Category Archives: Law Careers

Ricardo Tosto on Legal Problems Aspiring Civil Servants Sometimes Face in Brazil

Many young college graduates in Brazil decide to take civil service examinations the hopes of clinching a coveted position in local, state, or federal government. It is no small feat as the competition for one of these jobs is fierce. Sometimes tens of thousands of candidates apply for a single opening, especially when it comes to high-paying legal positions in the judiciary, Public Ministry, and Attorney-General’s office.

However, even those candidates who make the cut aren’t always sitting pretty in the end. Some applicants discover all of their hard work was for naught due to being disqualified after a rigorous background check. Here are some issues that frequently come up.

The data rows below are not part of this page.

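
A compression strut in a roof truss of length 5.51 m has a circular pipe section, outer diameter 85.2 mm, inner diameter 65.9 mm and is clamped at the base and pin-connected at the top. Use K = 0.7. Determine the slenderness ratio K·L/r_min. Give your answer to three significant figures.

d_o = 85.2 mm, d_i = 65.9 mm
I = π(d_o⁴ − d_i⁴)/64 = π(85.2⁴ − 65.90⁴)/64 = 1.661×10^6 mm⁴
A = 2.290×10^3 mm²;  r_min = √(I/A) = √(1.661×10^6/2.290×10^3) = 26.93 mm
L_e = K·L = 0.7 × 5.51 m = 3.857 m = 3857.0 mm
λ = L_e / r_min = 3857.0 / 26.93 = 143

λ ≈ 143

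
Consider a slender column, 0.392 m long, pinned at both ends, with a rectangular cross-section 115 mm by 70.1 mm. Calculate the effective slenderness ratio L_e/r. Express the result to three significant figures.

λ ≈ 19.4

For a rectangle r_min = b/√12 = 70.1/√12 = 20.24 mm
L_e = K·L = 1 × 0.392 m = 0.3920 m = 392.00 mm
λ = L_e / r_min = 392.00 / 20.24 = 19.4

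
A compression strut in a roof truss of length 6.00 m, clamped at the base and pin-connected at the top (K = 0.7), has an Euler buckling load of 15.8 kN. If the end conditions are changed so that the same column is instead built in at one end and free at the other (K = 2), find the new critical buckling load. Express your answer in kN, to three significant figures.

P_cr ≈ 1.94 kN

P_cr ∝ 1/K², so P_cr,new = P_cr,old × (K_old/K_new)² = 15.8 × (0.7/2)²
= 15.8 × 0.1225 = 1.94 kN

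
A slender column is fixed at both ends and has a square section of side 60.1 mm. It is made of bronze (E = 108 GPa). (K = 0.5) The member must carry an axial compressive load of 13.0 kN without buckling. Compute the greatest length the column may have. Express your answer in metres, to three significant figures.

I = a⁴/12 = 60.1⁴/12 = 1.087×10^6 mm⁴
I = 1.087×10^-6 m⁴
At the buckling limit P_cr = P = 1.300×10^4 N
From P_cr = π²EI/(K·L)²:  L = (1/K)·√(π²EI/P_cr) = (1/0.5)·√(π²×1.08×10^11×1.087×10^-6/1.300×10^4)
L = 18.9 m

L_max ≈ 18.9 m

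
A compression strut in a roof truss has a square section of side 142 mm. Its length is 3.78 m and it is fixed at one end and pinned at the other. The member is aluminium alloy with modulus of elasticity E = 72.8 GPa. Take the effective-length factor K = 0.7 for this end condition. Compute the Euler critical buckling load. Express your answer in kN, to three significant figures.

I = a⁴/12 = 142⁴/12 = 3.388×10^7 mm⁴
I = 3.388×10^7 mm⁴ = 3.388×10^-5 m⁴
Effective length L_e = K·L = 0.7 × 3.78 = 2.646 m
P_cr = π²EI / L_e² = π² × 72.8×10⁹ × 3.388×10^-5 / 2.646² = 3.477×10^6 N

P_cr ≈ 3480 kN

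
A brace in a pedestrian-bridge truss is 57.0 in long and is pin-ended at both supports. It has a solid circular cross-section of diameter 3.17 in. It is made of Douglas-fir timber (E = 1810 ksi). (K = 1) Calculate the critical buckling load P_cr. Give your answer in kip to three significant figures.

P_cr ≈ 27.3 kip

I = πd⁴/64 = π×3.17⁴/64 = 4.957 in⁴
Effective length L_e = K·L = 1 × 57.0 = 57.00 in
P_cr = π²EI / L_e² = π² × 1810×10³ × 4.957 / 57.00² = 2.725×10^4 lb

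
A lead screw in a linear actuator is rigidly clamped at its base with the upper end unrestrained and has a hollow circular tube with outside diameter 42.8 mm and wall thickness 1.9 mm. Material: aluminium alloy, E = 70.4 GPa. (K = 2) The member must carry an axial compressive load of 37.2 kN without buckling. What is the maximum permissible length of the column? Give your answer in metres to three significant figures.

Inner diameter d_i = 42.8 − 2×1.9 = 39.00 mm
I = π(d_o⁴ − d_i⁴)/64 = π(42.8⁴ − 39.00⁴)/64 = 5.116×10^4 mm⁴
I = 5.116×10^-8 m⁴
At the buckling limit P_cr = P = 3.720×10^4 N
From P_cr = π²EI/(K·L)²:  L = (1/K)·√(π²EI/P_cr) = (1/2)·√(π²×7.04×10^10×5.116×10^-8/3.720×10^4)
L = 0.489 m

L_max ≈ 0.489 m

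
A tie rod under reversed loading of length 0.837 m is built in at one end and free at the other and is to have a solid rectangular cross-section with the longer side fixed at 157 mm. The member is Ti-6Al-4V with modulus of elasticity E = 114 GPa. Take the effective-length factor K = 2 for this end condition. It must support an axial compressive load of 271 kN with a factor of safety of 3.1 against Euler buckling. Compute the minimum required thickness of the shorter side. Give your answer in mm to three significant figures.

Required P_cr = n·P = 3.1 × 271 = 840.1 kN
L_e = K·L = 2 × 0.837 = 1.674 m
Required I = P_cr·L_e²/(π²E) = 8.401×10^5 × 1.674² / (π² × 1.14×10^11) = 2.092×10^-6 m⁴
I_req = 2.092×10^6 mm⁴
Rectangle, weak axis: I_min = h·b³/12 with h = 157 mm fixed  ⇒  b = (12I/h)^(1/3) = 54.3 mm

b ≈ 54.3 mm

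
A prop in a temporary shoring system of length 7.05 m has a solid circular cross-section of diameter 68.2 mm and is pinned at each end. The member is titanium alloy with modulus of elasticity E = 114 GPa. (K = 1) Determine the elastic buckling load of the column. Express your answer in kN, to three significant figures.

P_cr ≈ 24.0 kN

I = πd⁴/64 = π×68.2⁴/64 = 1.062×10^6 mm⁴
I = 1.062×10^6 mm⁴ = 1.062×10^-6 m⁴
Effective length L_e = K·L = 1 × 7.05 = 7.050 m
P_cr = π²EI / L_e² = π² × 114×10⁹ × 1.062×10^-6 / 7.050² = 2.404×10^4 N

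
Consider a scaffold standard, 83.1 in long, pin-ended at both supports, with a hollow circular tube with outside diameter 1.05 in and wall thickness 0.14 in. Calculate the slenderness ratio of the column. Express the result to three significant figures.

λ ≈ 255

Inner diameter d_i = 1.05 − 2×0.14 = 0.7700 in
I = π(d_o⁴ − d_i⁴)/64 = π(1.05⁴ − 0.7700⁴)/64 = 4.241×10^-2 in⁴
A = 0.4002 in²;  r_min = √(I/A) = √(4.241×10^-2/0.4002) = 0.3255 in
L_e = K·L = 1 × 83.1 = 83.10 in
λ = L_e / r_min = 83.100 / 0.3255 = 255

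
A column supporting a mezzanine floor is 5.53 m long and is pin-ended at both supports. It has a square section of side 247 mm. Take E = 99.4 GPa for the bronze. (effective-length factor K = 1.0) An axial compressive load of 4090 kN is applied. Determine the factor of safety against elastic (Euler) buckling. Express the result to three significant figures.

n ≈ 2.43

I = a⁴/12 = 247⁴/12 = 3.102×10^8 mm⁴
I = 3.102×10^8 mm⁴ = 3.102×10^-4 m⁴
Effective length L_e = K·L = 1 × 5.53 = 5.530 m
P_cr = π²EI / L_e² = π² × 99.4×10⁹ × 3.102×10^-4 / 5.530² = 9.950×10^6 N
Factor of safety n = P_cr / P = 9950.4 / 4090 = 2.43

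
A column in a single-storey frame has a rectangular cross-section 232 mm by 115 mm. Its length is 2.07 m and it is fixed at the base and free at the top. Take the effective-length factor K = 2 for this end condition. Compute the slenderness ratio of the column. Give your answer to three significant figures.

λ ≈ 125

For a rectangle r_min = b/√12 = 115/√12 = 33.20 mm
L_e = K·L = 2 × 2.07 m = 4.140 m = 4140.0 mm
λ = L_e / r_min = 4140.0 / 33.20 = 125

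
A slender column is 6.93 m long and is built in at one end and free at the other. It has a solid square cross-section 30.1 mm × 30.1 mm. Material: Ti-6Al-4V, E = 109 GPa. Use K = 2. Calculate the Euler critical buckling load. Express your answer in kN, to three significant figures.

P_cr ≈ 0.383 kN

I = a⁴/12 = 30.1⁴/12 = 6.840×10^4 mm⁴
I = 6.840×10^4 mm⁴ = 6.840×10^-8 m⁴
Effective length L_e = K·L = 2 × 6.93 = 13.86 m
P_cr = π²EI / L_e² = π² × 109×10⁹ × 6.840×10^-8 / 13.86² = 383.1 N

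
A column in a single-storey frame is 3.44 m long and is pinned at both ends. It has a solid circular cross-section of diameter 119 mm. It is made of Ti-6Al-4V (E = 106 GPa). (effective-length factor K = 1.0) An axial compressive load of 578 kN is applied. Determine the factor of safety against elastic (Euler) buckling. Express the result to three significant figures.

I = πd⁴/64 = π×119⁴/64 = 9.844×10^6 mm⁴
I = 9.844×10^6 mm⁴ = 9.844×10^-6 m⁴
Effective length L_e = K·L = 1 × 3.44 = 3.440 m
P_cr = π²EI / L_e² = π² × 106×10⁹ × 9.844×10^-6 / 3.440² = 8.703×10^5 N
Factor of safety n = P_cr / P = 870.25 / 578 = 1.51

n ≈ 1.51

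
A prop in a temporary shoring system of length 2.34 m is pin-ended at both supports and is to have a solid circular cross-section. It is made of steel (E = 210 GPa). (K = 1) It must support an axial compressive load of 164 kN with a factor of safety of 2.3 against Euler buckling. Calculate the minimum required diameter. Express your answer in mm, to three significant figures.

Required P_cr = n·P = 2.3 × 164 = 377.2 kN
L_e = K·L = 1 × 2.34 = 2.340 m
Required I = P_cr·L_e²/(π²E) = 3.772×10^5 × 2.340² / (π² × 2.10×10^11) = 9.965×10^-7 m⁴
I_req = 9.965×10^5 mm⁴
Solid circle: I = πd⁴/64  ⇒  d = (64I/π)^(1/4) = (64×9.965×10^5/π)^(1/4) = 67.1 mm

d ≈ 67.1 mm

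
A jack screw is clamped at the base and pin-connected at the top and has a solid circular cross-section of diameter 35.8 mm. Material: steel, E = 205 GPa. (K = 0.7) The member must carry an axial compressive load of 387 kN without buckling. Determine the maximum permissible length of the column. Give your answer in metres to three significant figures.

L_max ≈ 0.928 m

I = πd⁴/64 = π×35.8⁴/64 = 8.063×10^4 mm⁴
I = 8.063×10^-8 m⁴
At the buckling limit P_cr = P = 3.870×10^5 N
From P_cr = π²EI/(K·L)²:  L = (1/K)·√(π²EI/P_cr) = (1/0.7)·√(π²×2.05×10^11×8.063×10^-8/3.870×10^5)
L = 0.928 m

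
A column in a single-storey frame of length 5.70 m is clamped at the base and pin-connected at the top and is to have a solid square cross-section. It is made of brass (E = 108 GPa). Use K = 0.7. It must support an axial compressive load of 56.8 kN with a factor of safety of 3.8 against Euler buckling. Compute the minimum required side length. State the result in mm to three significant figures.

Required P_cr = n·P = 3.8 × 56.8 = 215.8 kN
L_e = K·L = 0.7 × 5.70 = 3.990 m
Required I = P_cr·L_e²/(π²E) = 2.158×10^5 × 3.990² / (π² × 1.08×10^11) = 3.224×10^-6 m⁴
I_req = 3.224×10^6 mm⁴
Solid square: I = a⁴/12  ⇒  a = (12I)^(1/4) = (12×3.224×10^6)^(1/4) = 78.9 mm

a ≈ 78.9 mm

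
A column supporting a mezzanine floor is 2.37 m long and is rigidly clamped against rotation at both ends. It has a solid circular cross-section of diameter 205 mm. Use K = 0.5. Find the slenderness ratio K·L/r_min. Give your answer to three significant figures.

I = πd⁴/64 = π×205⁴/64 = 8.669×10^7 mm⁴
A = 3.301×10^4 mm²;  r_min = √(I/A) = √(8.669×10^7/3.301×10^4) = 51.25 mm
L_e = K·L = 0.5 × 2.37 m = 1.185 m = 1185.0 mm
λ = L_e / r_min = 1185.0 / 51.25 = 23.1

λ ≈ 23.1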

  1. Not being a native-born or naturalized citizen. Even permanent residents cannot be public employees in Brazil, except at public universities.
  1. Age. Unfortunately, the maximum age to be recruited for a government position is 70.
  1. Proof of graduation. Most legal positions in the government require completion of a law degree before being appointed. What often happens is that students in their senior year of a degree program apply, but do not have their transcripts and diploma ready in time to be officially appointed, which means they lose their spot.

Ricardo Tosto is the founder of one of Sao Paulo’s most prestigious law firms. Fresh out of law school with an LLB degree from one of the state’s best law schools, Ricardo Tosto started building one of Brazil’s top civil litigation firms. In 2013, Ricardo Tosto& Associates was named Brazil’s Number One Law Firm by International Law Office magazine.

While he is a preeminent litigator, Ricardo Tosto’s interests are in the law are not limited to dispute resolution. Ricardo Tosto lectures widely and is the author of several papers and books about law and history click here.

Pennsylvania Litigation Attorney Karl Heideck

Pennsylvania Litigation Attorney Karl HeideckKarl Heideck is a litigation attorney in Philadelphia, Pennsylvania. He has been in practice for over a decade.

Through his litigation practice, Heideck has represented a broad spectrum of clients that include individuals, businesses, and organizations of different types. He provides a full array of litigation and lawsuit-related services for his clients.

Prior to obtaining his law license, Heideck graduated from Temple University Beasley School of Law. Heideck obtained a BA from Swarthmore College, in English language and literature, with an emphasis in letters. He graduated from both institutions with honors.

In addition to his work as a litigator, Heideck also provides legal representation in the employment law arena. In addition, he has provided legal assistance to clients in regard to corporate law and product liability.

Karl Heideck specializes in regulatory compliance and risk managementKarl Heideck also practices in other areas of the law, including regulatory compliance and risk management. His clients in this part of his practice are primarily businesses of different types and sizes.

A litigation attorney like Heideck has a career with a focus on all aspects of a lawsuit. This includes trial work but also other types of judicial proceedings. These include motion hearings, pretrial proceedings of all types, and settlement conferences overseen by the court.

A litigator oftentimes has had a somewhat focused course of legal education. For example, an attorney like Heideck would have a legal education that included a concentration in courses like federal and state civil procedure and evidence, as well as courtroom and trial practice.

A law student interested in becoming a litigation attorney is likely to participate in a law school’s clinical program. A law school clinic gives a law student actual experience in working with clients even while still in their third year of law school. A law student wanting to be a litigator is also apt to participate in moot court program while in school.